*This is one of eight films that I saw during a summer traveling around Europe. I did not write full reviews for these movies, but I have shared mini-reviews that were originally posted on social media to Sitting In The Cinema*
Edgar Wright is my favorite director. Shaun of the Dead and Scott Pilgrim vs. the World remain two of my favorite films of all time. Even with the favorability of a fan, I must admit that I think Baby Driver is his weakest film. It's still good- just not one of the greats.
Throughout years of adoring Wright's oeuvre, I've tentatively hoped the day wouldn't come that his style swallows his substance, but I feel Baby Driver marks that point. Never have his direction, soundtrack, visual flair, and high-gear pacing been so precise. But it's also his least human film.
Which is odd, because it's ostensibly his first movie to take place in the real world. In his classic Cornetto trilogy and in Scott Pilgrim, Wright uses his zippy, cunning perfectionism to uplift the zany world around his characters- and the screenplays challenge the conflicts and humanity to rise just as dizzyingly high.
Baby Driver is Wright's first solo screenplay in 13 years, and it could've used a dash of Simon Pegg collaboration.

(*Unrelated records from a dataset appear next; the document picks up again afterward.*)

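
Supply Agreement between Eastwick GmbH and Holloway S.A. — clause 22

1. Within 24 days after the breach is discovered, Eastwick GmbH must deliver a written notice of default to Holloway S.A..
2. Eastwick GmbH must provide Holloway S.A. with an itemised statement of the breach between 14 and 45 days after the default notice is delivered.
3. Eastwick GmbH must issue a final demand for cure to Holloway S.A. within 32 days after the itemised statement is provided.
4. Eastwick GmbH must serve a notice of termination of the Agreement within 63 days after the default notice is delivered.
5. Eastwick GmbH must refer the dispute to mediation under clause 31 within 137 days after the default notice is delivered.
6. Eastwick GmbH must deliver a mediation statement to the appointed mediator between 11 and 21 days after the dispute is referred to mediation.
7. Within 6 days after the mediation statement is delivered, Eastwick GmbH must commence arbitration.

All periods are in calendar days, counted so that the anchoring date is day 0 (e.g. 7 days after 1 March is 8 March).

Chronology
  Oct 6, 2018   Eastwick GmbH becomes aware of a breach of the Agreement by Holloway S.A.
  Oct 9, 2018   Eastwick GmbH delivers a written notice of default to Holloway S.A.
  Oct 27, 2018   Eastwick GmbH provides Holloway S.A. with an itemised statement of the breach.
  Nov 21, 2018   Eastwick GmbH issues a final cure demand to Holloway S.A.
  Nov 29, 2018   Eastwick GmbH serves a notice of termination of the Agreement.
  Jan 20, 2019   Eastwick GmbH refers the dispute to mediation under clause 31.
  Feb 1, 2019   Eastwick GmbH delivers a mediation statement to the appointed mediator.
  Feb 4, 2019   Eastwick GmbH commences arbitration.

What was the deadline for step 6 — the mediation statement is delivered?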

Wright's style blurs out key character arcs- which is not an objectively bad thing, plenty of masterpieces thrive on shifting primary focus to style (Refn's getaway driver masterwork Drive is an apt comparison)- but weak writing asks us to care about them still.

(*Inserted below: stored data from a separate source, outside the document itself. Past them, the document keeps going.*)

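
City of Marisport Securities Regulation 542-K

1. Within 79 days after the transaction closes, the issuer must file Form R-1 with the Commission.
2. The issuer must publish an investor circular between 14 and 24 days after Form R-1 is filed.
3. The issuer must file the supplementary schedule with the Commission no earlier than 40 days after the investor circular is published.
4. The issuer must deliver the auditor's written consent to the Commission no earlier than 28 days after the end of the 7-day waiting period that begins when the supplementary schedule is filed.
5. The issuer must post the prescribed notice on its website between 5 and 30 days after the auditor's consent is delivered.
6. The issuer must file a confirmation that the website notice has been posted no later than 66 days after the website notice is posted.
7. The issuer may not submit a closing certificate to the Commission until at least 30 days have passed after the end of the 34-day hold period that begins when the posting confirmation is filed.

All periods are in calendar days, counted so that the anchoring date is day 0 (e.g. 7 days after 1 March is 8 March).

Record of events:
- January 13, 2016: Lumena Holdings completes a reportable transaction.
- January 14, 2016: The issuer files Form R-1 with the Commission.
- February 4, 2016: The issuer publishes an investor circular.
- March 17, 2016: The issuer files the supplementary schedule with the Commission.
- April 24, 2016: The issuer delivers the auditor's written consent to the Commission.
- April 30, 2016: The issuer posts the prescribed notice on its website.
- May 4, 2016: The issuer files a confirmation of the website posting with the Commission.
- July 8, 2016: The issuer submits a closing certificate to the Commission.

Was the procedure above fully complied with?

Yes

Step 1 — counting 79 days from January 13, 2016 (when the transaction closes) gives a deadline of April 1, 2016; January 14, 2016 is within that limit.
Step 2 — 14 and 24 days from January 14, 2016 (when Form R-1 is filed) are January 28, 2016 and February 7, 2016 respectively; done February 4, 2016 — within the window.
Step 3 — must wait 40 days from February 4, 2016 (when the investor circular is published), so not before March 15, 2016; done March 17, 2016 — permitted.
Step 4 — must wait 28 days from March 24, 2016 (end of the 7-day waiting period, which began when the supplementary schedule is filed on March 17, 2016), so not before April 21, 2016; done April 24, 2016 — permitted.
Step 5 — 5 and 30 days from April 24, 2016 (when the auditor's consent is delivered) are April 29, 2016 and May 24, 2016 respectively; done April 30, 2016 — within the window.
Step 6 — counting 66 days from April 30, 2016 (when the website notice is posted) gives a deadline of July 5, 2016; completed May 4, 2016, before the deadline.
Step 7 — must wait 30 days from June 7, 2016 (end of the 34-day hold period, which began when the posting confirmation is filed on May 4, 2016), so not before July 7, 2016; July 8, 2016 is on or after that date.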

The romance and Baby's backstory rarely feel like more than bland pieces of a fine-tuned engine, which becomes more of a problem when the film requires emotional investment in them to work (especially the ending). On the positive side again, Baby Driver is one of modern filmmaking's best auteurs injecting the "fun summer movie" genre with verve and musicality. It's a damn good thrill, if not a great one. There are better car chase movies and musicals, but few combos.
Weak Edgar Wright is still worthwhile.